668 sayılı KHK ile değişik 667 sayılı KHK’nın 3/1. maddesi uyarınca, askeri hâkimlerin ve savcıların terör örgütüne üyelik ve mensubiyeti bulunmasa da terör örgütü ile iltisaklı veya irtibatlı olmaları nedeniyle meslekte kalmalarının uygun olmadığına ve meslekten çıkarılmalarına yönelik işlem tesis edilebilmesi mümkündür. Nitekim dava konusu işlem de davacının FETÖ/PDY terör örgütü ile iltisak ve irtibatının bulunduğu gerekçesiyle tesis edilmiştir.
Anayasa Mahkemesi, 14/11/2019 tarih ve E:2018/89, K:2019/84 sayılı kararında iltisaklı kavramını ”kavuşan, bitişen, birleşen”, irtibatlı kavramını ise ”bağlantılı” olarak tanımlamış, bu kavramların hukuki niteliği ve objektif anlamının yargı içtihatlarıyla belirlenebileceğini belirtmiştir. Bu kavramlar ile, kişilerin cezai sorumluluğunu gerektiren örgüte üyelik ve mensubiyet kavramlarına nazaran terör örgütleri ile daha az yoğun ve atipik bir bağlantının vurgulandığı açıktır. Bu kapsamda kişilerin terör örgütleri ile irtibat ve iltisaklarının ortaya konulabilmesi için, örgütün amaçlarının gerçekleştirilmesi ya da örgütten yarar sağlamak maksadıyla gerek örgütten gelen talimatlar doğrultusunda gerekse inisiyatif alarak bulundukları hâl ve hareketler neticesinde örgüte veya kendilerine yarar sağladıkları ya da örgüt ile amaç birliği veya sosyal birliktelik görünümü içinde oldukları yönünde kanaat oluşması yeterlidir.

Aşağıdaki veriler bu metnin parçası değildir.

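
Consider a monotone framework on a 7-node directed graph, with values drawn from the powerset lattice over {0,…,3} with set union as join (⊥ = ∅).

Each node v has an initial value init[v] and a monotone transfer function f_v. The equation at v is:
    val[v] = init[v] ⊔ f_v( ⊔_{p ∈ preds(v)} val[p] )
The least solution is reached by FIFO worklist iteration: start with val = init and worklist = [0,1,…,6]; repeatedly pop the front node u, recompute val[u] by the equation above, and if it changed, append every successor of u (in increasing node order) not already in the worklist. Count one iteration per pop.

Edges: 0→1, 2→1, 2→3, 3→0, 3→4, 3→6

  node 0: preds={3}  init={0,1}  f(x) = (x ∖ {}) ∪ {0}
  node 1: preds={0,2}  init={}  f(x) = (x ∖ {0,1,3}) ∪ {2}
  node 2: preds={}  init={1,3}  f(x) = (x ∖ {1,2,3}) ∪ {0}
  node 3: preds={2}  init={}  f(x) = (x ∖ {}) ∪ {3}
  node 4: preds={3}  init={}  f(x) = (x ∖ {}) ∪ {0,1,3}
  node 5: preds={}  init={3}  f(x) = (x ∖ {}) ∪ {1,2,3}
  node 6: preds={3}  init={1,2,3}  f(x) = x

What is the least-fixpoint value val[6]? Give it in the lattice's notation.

Iteration log — 10 steps:
  step 1. node 0  ⊔preds={}  new={0,1}  stable
  step 2. node 1  ⊔preds={0,1,3}  new={2}  old={}  +wl: 
  step 3. node 2  ⊔preds={}  new={0,1,3}  old={1,3}  +wl: 1
  step 4. node 3  ⊔preds={0,1,3}  new={0,1,3}  old={}  +wl: 0
  step 5. node 4  ⊔preds={0,1,3}  new={0,1,3}  old={}  +wl: 
  step 6. node 5  ⊔preds={}  new={1,2,3}  old={3}  +wl: 
  step 7. node 6  ⊔preds={0,1,3}  new={0,1,2,3}  old={1,2,3}  +wl: 
  step 8. node 1  ⊔preds={0,1,3}  new={2}  stable
  step 9. node 0  ⊔preds={0,1,3}  new={0,1,3}  old={0,1}  +wl: 1
  step 10. node 1  ⊔preds={0,1,3}  new={2}  stable

Least fixpoint reached:
  node 0: {0,1,3}
  node 1: {2}
  node 2: {0,1,3}
  node 3: {0,1,3}
  node 4: {0,1,3}
  node 5: {1,2,3}
  node 6: {0,1,2,3}

{0,1,2,3}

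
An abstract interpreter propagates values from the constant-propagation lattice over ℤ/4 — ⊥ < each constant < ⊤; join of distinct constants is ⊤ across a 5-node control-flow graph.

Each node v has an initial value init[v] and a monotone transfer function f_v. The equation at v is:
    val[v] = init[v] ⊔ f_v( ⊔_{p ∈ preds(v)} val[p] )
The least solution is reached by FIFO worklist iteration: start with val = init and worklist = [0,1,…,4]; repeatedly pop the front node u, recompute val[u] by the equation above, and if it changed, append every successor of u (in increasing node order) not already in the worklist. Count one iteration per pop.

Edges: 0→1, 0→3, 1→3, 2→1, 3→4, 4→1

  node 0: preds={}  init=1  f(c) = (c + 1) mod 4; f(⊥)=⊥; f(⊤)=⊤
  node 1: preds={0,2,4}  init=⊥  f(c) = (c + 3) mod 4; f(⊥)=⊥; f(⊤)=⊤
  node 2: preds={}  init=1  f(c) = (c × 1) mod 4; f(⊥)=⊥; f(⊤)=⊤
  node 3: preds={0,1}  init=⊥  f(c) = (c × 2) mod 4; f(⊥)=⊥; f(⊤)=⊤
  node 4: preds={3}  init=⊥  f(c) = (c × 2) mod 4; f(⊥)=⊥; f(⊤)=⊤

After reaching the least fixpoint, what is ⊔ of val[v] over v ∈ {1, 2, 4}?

⊤

Worklist (7 pops):
  #1 pop 0: in=⊥ → 1 (no change)
  #2 pop 1: in=1 → 0 (was ⊥); enqueue []
  #3 pop 2: in=⊥ → 1 (no change)
  #4 pop 3: in=⊤ → ⊤ (was ⊥); enqueue []
  #5 pop 4: in=⊤ → ⊤ (was ⊥); enqueue [1]
  #6 pop 1: in=⊤ → ⊤ (was 0); enqueue [3]
  #7 pop 3: in=⊤ → ⊤ (no change)

Fixpoint:
  val[0] = 1
  val[1] = ⊤
  val[2] = 1
  val[3] = ⊤
  val[4] = ⊤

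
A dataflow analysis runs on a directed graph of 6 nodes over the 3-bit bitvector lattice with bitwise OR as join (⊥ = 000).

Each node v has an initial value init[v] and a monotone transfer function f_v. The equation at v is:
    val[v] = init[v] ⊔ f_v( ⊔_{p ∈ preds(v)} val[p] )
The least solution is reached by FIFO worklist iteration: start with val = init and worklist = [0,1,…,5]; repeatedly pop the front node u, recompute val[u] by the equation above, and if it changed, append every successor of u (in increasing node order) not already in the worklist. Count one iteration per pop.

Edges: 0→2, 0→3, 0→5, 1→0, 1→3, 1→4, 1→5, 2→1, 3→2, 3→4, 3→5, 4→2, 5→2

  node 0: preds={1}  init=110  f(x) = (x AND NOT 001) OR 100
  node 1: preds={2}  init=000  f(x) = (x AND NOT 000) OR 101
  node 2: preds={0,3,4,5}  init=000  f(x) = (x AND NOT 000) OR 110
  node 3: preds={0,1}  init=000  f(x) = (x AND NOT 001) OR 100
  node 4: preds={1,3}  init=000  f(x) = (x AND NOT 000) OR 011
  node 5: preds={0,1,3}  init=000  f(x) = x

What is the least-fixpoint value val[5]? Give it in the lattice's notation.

Worklist (14 pops):
  #1 pop 0: in=000 → 110 (no change)
  #2 pop 1: in=000 → 101 (was 000); enqueue [0]
  #3 pop 2: in=110 → 110 (was 000); enqueue [1]
  #4 pop 3: in=111 → 110 (was 000); enqueue [2]
  #5 pop 4: in=111 → 111 (was 000); enqueue []
  #6 pop 5: in=111 → 111 (was 000); enqueue []
  #7 pop 0: in=101 → 110 (no change)
  #8 pop 1: in=110 → 111 (was 101); enqueue [0,3,4,5]
  #9 pop 2: in=111 → 111 (was 110); enqueue [1]
  #10 pop 0: in=111 → 110 (no change)
  #11 pop 3: in=111 → 110 (no change)
  #12 pop 4: in=111 → 111 (no change)
  #13 pop 5: in=111 → 111 (no change)
  #14 pop 1: in=111 → 111 (no change)

Fixpoint:
  val[0] = 110
  val[1] = 111
  val[2] = 111
  val[3] = 110
  val[4] = 111
  val[5] = 111

111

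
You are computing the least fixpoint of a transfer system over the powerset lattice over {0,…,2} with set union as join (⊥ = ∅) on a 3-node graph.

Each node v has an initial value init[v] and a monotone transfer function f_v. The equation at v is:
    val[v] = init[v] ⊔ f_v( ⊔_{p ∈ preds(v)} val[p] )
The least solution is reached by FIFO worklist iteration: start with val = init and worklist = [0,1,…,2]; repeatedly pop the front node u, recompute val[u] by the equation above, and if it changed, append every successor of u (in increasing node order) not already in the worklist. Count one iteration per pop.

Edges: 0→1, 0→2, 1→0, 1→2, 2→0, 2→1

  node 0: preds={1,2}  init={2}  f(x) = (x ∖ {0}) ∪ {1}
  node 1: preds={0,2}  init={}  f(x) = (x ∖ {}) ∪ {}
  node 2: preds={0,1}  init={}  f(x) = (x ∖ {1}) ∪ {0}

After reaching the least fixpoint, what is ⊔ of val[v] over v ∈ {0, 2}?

Trace (7 dequeues):
  [1] u=0 | in {} | out {1,2} | prev {2} | push {}
  [2] u=1 | in {1,2} | out {1,2} | prev {} | push {0}
  [3] u=2 | in {1,2} | out {0,2} | prev {} | push {1}
  [4] u=0 | in {0,1,2} | out {1,2} | ==
  [5] u=1 | in {0,1,2} | out {0,1,2} | prev {1,2} | push {0,2}
  [6] u=0 | in {0,1,2} | out {1,2} | ==
  [7] u=2 | in {0,1,2} | out {0,2} | ==

Converged values:
  [0] {1,2}
  [1] {0,1,2}
  [2] {0,2}

{0,1,2}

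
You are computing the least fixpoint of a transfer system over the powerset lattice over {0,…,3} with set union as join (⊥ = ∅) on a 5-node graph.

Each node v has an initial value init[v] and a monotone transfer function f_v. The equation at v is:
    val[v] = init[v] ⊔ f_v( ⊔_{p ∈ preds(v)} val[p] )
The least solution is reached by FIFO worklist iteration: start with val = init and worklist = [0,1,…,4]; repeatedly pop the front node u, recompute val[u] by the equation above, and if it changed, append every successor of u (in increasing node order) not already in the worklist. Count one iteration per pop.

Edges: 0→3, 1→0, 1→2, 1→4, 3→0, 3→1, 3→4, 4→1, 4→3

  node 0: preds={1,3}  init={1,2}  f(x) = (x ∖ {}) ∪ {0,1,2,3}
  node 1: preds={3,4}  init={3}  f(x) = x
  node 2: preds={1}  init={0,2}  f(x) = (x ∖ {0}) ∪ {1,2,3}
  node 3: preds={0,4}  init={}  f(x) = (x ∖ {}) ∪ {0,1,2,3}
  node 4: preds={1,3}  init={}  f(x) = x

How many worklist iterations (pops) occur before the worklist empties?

Worklist (11 pops):
  #1 pop 0: in={3} → {0,1,2,3} (was {1,2}); enqueue []
  #2 pop 1: in={} → {3} (no change)
  #3 pop 2: in={3} → {0,1,2,3} (was {0,2}); enqueue []
  #4 pop 3: in={0,1,2,3} → {0,1,2,3} (was {}); enqueue [0,1]
  #5 pop 4: in={0,1,2,3} → {0,1,2,3} (was {}); enqueue [3]
  #6 pop 0: in={0,1,2,3} → {0,1,2,3} (no change)
  #7 pop 1: in={0,1,2,3} → {0,1,2,3} (was {3}); enqueue [0,2,4]
  #8 pop 3: in={0,1,2,3} → {0,1,2,3} (no change)
  #9 pop 0: in={0,1,2,3} → {0,1,2,3} (no change)
  #10 pop 2: in={0,1,2,3} → {0,1,2,3} (no change)
  #11 pop 4: in={0,1,2,3} → {0,1,2,3} (no change)

Fixpoint:
  val[0] = {0,1,2,3}
  val[1] = {0,1,2,3}
  val[2] = {0,1,2,3}
  val[3] = {0,1,2,3}
  val[4] = {0,1,2,3}

11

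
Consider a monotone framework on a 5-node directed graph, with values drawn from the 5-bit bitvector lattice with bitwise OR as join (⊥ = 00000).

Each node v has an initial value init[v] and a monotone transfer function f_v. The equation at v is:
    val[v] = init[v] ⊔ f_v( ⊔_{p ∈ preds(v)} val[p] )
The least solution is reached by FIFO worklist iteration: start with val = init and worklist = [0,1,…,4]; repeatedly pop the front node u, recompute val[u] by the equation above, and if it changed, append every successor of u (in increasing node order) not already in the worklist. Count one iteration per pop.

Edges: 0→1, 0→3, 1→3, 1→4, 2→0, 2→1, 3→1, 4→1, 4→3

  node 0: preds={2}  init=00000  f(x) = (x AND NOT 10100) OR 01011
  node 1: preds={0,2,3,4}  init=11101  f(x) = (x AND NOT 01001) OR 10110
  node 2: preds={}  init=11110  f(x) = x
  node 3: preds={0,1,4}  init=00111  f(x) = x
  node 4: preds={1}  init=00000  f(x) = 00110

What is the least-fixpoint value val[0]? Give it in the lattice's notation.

Iteration log — 7 steps:
  step 1. node 0  ⊔preds=11110  new=01011  old=00000  +wl: 
  step 2. node 1  ⊔preds=11111  new=11111  old=11101  +wl: 
  step 3. node 2  ⊔preds=00000  new=11110  stable
  step 4. node 3  ⊔preds=11111  new=11111  old=00111  +wl: 1
  step 5. node 4  ⊔preds=11111  new=00110  old=00000  +wl: 3
  step 6. node 1  ⊔preds=11111  new=11111  stable
  step 7. node 3  ⊔preds=11111  new=11111  stable

Least fixpoint reached:
  node 0: 01011
  node 1: 11111
  node 2: 11110
  node 3: 11111
  node 4: 00110

01011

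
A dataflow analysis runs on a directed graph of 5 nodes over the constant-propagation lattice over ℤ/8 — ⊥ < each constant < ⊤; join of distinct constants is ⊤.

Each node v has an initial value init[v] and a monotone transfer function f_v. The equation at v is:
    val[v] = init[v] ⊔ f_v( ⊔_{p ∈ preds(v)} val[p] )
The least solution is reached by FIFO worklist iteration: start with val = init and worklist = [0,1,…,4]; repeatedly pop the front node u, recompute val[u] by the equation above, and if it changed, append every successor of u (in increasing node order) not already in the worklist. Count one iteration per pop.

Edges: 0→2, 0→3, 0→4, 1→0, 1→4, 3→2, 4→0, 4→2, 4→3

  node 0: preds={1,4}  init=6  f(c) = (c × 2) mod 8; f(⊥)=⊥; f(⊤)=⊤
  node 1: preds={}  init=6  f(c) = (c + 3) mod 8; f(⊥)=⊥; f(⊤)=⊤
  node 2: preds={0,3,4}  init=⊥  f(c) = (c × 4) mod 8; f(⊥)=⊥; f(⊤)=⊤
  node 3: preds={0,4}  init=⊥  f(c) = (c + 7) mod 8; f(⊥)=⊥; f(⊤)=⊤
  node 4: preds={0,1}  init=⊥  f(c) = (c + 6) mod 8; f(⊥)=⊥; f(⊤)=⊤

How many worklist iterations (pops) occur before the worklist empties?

8

Iteration log — 8 steps:
  step 1. node 0  ⊔preds=6  new=⊤  old=6  +wl: 
  step 2. node 1  ⊔preds=⊥  new=6  stable
  step 3. node 2  ⊔preds=⊤  new=⊤  old=⊥  +wl: 
  step 4. node 3  ⊔preds=⊤  new=⊤  old=⊥  +wl: 2
  step 5. node 4  ⊔preds=⊤  new=⊤  old=⊥  +wl: 0,3
  step 6. node 2  ⊔preds=⊤  new=⊤  stable
  step 7. node 0  ⊔preds=⊤  new=⊤  stable
  step 8. node 3  ⊔preds=⊤  new=⊤  stable

Least fixpoint reached:
  node 0: ⊤
  node 1: 6
  node 2: ⊤
  node 3: ⊤
  node 4: ⊤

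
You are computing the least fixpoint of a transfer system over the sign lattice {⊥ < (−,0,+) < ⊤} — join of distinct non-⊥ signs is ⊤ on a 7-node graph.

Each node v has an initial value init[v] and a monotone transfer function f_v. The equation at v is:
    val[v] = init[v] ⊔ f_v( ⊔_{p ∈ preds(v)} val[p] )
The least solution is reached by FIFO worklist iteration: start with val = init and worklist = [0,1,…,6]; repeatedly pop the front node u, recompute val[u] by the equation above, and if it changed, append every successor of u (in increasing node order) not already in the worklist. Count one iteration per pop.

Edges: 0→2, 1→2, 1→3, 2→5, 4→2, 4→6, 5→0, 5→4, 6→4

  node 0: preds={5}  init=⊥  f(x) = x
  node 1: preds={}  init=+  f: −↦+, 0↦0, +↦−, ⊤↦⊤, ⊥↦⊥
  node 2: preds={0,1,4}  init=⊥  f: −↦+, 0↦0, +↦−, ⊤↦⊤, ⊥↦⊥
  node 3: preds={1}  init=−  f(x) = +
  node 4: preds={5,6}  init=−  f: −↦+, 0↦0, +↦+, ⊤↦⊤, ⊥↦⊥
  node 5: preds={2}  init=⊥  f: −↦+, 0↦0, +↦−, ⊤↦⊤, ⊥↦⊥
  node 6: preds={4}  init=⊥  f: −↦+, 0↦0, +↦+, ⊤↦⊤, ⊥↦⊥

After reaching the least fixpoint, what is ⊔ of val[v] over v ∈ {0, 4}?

⊤

Trace (12 dequeues):
  [1] u=0 | in ⊥ | out ⊥ | ==
  [2] u=1 | in ⊥ | out + | ==
  [3] u=2 | in ⊤ | out ⊤ | prev ⊥ | push {}
  [4] u=3 | in + | out ⊤ | prev − | push {}
  [5] u=4 | in ⊥ | out − | ==
  [6] u=5 | in ⊤ | out ⊤ | prev ⊥ | push {0,4}
  [7] u=6 | in − | out + | prev ⊥ | push {}
  [8] u=0 | in ⊤ | out ⊤ | prev ⊥ | push {2}
  [9] u=4 | in ⊤ | out ⊤ | prev − | push {6}
  [10] u=2 | in ⊤ | out ⊤ | ==
  [11] u=6 | in ⊤ | out ⊤ | prev + | push {4}
  [12] u=4 | in ⊤ | out ⊤ | ==

Converged values:
  [0] ⊤
  [1] +
  [2] ⊤
  [3] ⊤
  [4] ⊤
  [5] ⊤
  [6] ⊤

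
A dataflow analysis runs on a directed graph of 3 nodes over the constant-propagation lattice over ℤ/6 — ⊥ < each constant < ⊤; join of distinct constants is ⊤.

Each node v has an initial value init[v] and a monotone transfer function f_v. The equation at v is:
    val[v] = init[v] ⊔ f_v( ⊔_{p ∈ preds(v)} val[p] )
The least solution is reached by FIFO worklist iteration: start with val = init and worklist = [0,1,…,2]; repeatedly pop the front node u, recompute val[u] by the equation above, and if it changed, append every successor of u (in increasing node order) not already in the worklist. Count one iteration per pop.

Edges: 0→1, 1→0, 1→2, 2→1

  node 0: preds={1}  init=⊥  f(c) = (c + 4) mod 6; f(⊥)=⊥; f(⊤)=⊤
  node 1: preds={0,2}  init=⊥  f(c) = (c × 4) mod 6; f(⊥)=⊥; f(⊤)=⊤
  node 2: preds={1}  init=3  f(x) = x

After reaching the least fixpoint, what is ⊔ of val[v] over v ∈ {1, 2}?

⊤

Iteration log — 8 steps:
  step 1. node 0  ⊔preds=⊥  new=⊥  stable
  step 2. node 1  ⊔preds=3  new=0  old=⊥  +wl: 0
  step 3. node 2  ⊔preds=0  new=⊤  old=3  +wl: 1
  step 4. node 0  ⊔preds=0  new=4  old=⊥  +wl: 
  step 5. node 1  ⊔preds=⊤  new=⊤  old=0  +wl: 0,2
  step 6. node 0  ⊔preds=⊤  new=⊤  old=4  +wl: 1
  step 7. node 2  ⊔preds=⊤  new=⊤  stable
  step 8. node 1  ⊔preds=⊤  new=⊤  stable

Least fixpoint reached:
  node 0: ⊤
  node 1: ⊤
  node 2: ⊤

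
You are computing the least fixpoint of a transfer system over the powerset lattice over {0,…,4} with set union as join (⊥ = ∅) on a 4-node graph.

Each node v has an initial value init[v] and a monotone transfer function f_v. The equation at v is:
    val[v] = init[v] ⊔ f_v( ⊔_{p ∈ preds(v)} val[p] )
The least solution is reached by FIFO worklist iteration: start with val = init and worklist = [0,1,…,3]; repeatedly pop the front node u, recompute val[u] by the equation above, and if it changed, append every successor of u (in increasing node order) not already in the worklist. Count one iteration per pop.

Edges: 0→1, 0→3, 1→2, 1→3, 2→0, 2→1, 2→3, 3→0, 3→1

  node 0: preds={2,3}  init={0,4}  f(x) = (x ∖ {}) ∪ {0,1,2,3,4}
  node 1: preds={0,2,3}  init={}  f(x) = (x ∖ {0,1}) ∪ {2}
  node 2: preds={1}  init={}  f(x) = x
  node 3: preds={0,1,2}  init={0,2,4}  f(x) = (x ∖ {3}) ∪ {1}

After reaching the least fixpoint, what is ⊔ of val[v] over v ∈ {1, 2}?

Worklist (6 pops):
  #1 pop 0: in={0,2,4} → {0,1,2,3,4} (was {0,4}); enqueue []
  #2 pop 1: in={0,1,2,3,4} → {2,3,4} (was {}); enqueue []
  #3 pop 2: in={2,3,4} → {2,3,4} (was {}); enqueue [0,1]
  #4 pop 3: in={0,1,2,3,4} → {0,1,2,4} (was {0,2,4}); enqueue []
  #5 pop 0: in={0,1,2,3,4} → {0,1,2,3,4} (no change)
  #6 pop 1: in={0,1,2,3,4} → {2,3,4} (no change)

Fixpoint:
  val[0] = {0,1,2,3,4}
  val[1] = {2,3,4}
  val[2] = {2,3,4}
  val[3] = {0,1,2,4}

{2,3,4}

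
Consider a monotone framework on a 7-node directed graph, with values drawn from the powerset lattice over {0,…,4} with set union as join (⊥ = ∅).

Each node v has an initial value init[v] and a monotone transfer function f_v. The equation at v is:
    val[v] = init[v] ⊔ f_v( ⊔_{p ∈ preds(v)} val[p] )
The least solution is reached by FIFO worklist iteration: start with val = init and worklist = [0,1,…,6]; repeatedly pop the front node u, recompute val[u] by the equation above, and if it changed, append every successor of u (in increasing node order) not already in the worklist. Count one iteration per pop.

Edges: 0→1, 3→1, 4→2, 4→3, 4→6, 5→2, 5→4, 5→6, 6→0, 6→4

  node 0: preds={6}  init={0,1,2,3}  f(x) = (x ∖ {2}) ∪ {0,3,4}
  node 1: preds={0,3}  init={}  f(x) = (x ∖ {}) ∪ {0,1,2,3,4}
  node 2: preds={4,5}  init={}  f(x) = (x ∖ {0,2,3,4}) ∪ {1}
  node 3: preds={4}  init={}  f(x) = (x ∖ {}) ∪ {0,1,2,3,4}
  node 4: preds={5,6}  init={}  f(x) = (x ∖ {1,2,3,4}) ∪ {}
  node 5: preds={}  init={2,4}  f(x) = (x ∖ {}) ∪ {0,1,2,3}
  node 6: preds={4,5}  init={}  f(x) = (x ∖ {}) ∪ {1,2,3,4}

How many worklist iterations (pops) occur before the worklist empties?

14

Trace (14 dequeues):
  [1] u=0 | in {} | out {0,1,2,3,4} | prev {0,1,2,3} | push {}
  [2] u=1 | in {0,1,2,3,4} | out {0,1,2,3,4} | prev {} | push {}
  [3] u=2 | in {2,4} | out {1} | prev {} | push {}
  [4] u=3 | in {} | out {0,1,2,3,4} | prev {} | push {1}
  [5] u=4 | in {2,4} | out {} | ==
  [6] u=5 | in {} | out {0,1,2,3,4} | prev {2,4} | push {2,4}
  [7] u=6 | in {0,1,2,3,4} | out {0,1,2,3,4} | prev {} | push {0}
  [8] u=1 | in {0,1,2,3,4} | out {0,1,2,3,4} | ==
  [9] u=2 | in {0,1,2,3,4} | out {1} | ==
  [10] u=4 | in {0,1,2,3,4} | out {0} | prev {} | push {2,3,6}
  [11] u=0 | in {0,1,2,3,4} | out {0,1,2,3,4} | ==
  [12] u=2 | in {0,1,2,3,4} | out {1} | ==
  [13] u=3 | in {0} | out {0,1,2,3,4} | ==
  [14] u=6 | in {0,1,2,3,4} | out {0,1,2,3,4} | ==

Converged values:
  [0] {0,1,2,3,4}
  [1] {0,1,2,3,4}
  [2] {1}
  [3] {0,1,2,3,4}
  [4] {0}
  [5] {0,1,2,3,4}
  [6] {0,1,2,3,4}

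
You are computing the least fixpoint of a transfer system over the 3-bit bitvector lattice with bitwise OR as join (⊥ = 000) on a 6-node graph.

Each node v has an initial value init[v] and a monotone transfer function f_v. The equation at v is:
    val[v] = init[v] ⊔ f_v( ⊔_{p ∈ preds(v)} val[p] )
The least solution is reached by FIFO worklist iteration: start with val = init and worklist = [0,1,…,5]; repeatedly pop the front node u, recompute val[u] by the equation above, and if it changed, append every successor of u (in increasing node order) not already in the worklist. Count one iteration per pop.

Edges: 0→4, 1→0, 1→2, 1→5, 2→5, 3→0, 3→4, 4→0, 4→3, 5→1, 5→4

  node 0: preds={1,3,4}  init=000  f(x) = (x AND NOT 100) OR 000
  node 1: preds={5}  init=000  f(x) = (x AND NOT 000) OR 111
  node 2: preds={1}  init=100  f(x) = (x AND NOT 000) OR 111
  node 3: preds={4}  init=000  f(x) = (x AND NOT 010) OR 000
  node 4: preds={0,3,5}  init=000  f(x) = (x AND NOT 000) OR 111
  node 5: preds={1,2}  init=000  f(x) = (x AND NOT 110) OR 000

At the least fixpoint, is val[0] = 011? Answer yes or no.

yes

Iteration log — 11 steps:
  step 1. node 0  ⊔preds=000  new=000  stable
  step 2. node 1  ⊔preds=000  new=111  old=000  +wl: 0
  step 3. node 2  ⊔preds=111  new=111  old=100  +wl: 
  step 4. node 3  ⊔preds=000  new=000  stable
  step 5. node 4  ⊔preds=000  new=111  old=000  +wl: 3
  step 6. node 5  ⊔preds=111  new=001  old=000  +wl: 1,4
  step 7. node 0  ⊔preds=111  new=011  old=000  +wl: 
  step 8. node 3  ⊔preds=111  new=101  old=000  +wl: 0
  step 9. node 1  ⊔preds=001  new=111  stable
  step 10. node 4  ⊔preds=111  new=111  stable
  step 11. node 0  ⊔preds=111  new=011  stable

Least fixpoint reached:
  node 0: 011
  node 1: 111
  node 2: 111
  node 3: 101
  node 4: 111
  node 5: 001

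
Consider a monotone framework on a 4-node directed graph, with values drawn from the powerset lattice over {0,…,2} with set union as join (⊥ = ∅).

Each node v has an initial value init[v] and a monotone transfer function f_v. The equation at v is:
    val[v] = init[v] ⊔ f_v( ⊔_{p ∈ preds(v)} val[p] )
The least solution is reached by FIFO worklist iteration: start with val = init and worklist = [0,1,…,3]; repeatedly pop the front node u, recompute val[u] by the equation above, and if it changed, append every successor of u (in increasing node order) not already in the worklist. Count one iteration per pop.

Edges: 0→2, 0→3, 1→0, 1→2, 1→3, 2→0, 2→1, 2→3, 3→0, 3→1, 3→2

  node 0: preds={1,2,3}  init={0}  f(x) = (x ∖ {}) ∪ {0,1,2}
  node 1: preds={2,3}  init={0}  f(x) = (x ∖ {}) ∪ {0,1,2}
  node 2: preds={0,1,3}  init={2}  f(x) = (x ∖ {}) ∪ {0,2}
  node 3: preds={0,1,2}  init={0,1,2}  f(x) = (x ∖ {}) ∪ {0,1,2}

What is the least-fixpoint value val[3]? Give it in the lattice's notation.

{0,1,2}

Trace (6 dequeues):
  [1] u=0 | in {0,1,2} | out {0,1,2} | prev {0} | push {}
  [2] u=1 | in {0,1,2} | out {0,1,2} | prev {0} | push {0}
  [3] u=2 | in {0,1,2} | out {0,1,2} | prev {2} | push {1}
  [4] u=3 | in {0,1,2} | out {0,1,2} | ==
  [5] u=0 | in {0,1,2} | out {0,1,2} | ==
  [6] u=1 | in {0,1,2} | out {0,1,2} | ==

Converged values:
  [0] {0,1,2}
  [1] {0,1,2}
  [2] {0,1,2}
  [3] {0,1,2}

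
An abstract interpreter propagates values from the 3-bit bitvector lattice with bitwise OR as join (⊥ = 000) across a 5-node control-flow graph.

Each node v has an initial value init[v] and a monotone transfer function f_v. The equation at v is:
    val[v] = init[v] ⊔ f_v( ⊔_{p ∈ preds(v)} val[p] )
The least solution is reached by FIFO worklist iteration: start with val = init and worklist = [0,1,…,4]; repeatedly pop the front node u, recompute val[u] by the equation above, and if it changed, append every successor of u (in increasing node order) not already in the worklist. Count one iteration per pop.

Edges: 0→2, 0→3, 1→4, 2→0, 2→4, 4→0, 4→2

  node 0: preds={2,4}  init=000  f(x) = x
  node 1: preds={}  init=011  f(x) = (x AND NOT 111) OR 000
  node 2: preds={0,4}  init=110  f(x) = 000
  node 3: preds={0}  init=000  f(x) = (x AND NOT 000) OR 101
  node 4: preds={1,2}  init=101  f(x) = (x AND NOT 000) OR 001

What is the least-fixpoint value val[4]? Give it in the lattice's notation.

Worklist (7 pops):
  #1 pop 0: in=111 → 111 (was 000); enqueue []
  #2 pop 1: in=000 → 011 (no change)
  #3 pop 2: in=111 → 110 (no change)
  #4 pop 3: in=111 → 111 (was 000); enqueue []
  #5 pop 4: in=111 → 111 (was 101); enqueue [0,2]
  #6 pop 0: in=111 → 111 (no change)
  #7 pop 2: in=111 → 110 (no change)

Fixpoint:
  val[0] = 111
  val[1] = 011
  val[2] = 110
  val[3] = 111
  val[4] = 111

111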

Bu itibarla, ceza muhakemesinde terör örgütüne üye olma suçunun tespitinde delil olarak değerlendirilecek bir kısım fiil ve davranışlar, üstün bir kamu gücü olan yargı yetkisini kullanan hâkim ve savcılar hakkında tesis edilen idari tedbir niteliğindeki işlemlerde terör örgütüne irtibat veya iltisakın sübut bulup bulmadığı yönünden örgüt üyeliğine göre farklı değerlendirilebilecek nitelikte olduğundan, davacının terör örgütü ile iltisak veya irtibatının bulunup bulunmadığına yönelik yargısal denetime ilişkin bu davada, ”silahlı terör örgütüne üye olmak” isnadıyla açılan ceza davasında verilen kararın kesinleşmesinin beklenmesi gerekmemektedir.
KARAR SONUCU:
Açıklanan nedenlerle;
1. Davacının temyiz isteminin reddine,
2. Davanın yukarıda özetlenen gerekçeyle reddine ilişkin Danıştay Beşinci Dairesinin temyize konu 18/10/2021 tarih ve E:2017/6826, K:2021/3119 sayılı kararının ONANMASINA,
3. Adli yardım kararından dolayı ertelenmiş olan temyiz aşamasına ilişkin yargılama giderinin, 6100 sayılı Hukuk Muhakemeleri Kanunu’nun 339. maddesinin 1. fıkrası uyarınca davacıdan tahsili için Dairesince müzekkere yazılmasına,
4. Kesin olarak, 29/12/2022 tarihinde oybirliği ile karar verildi.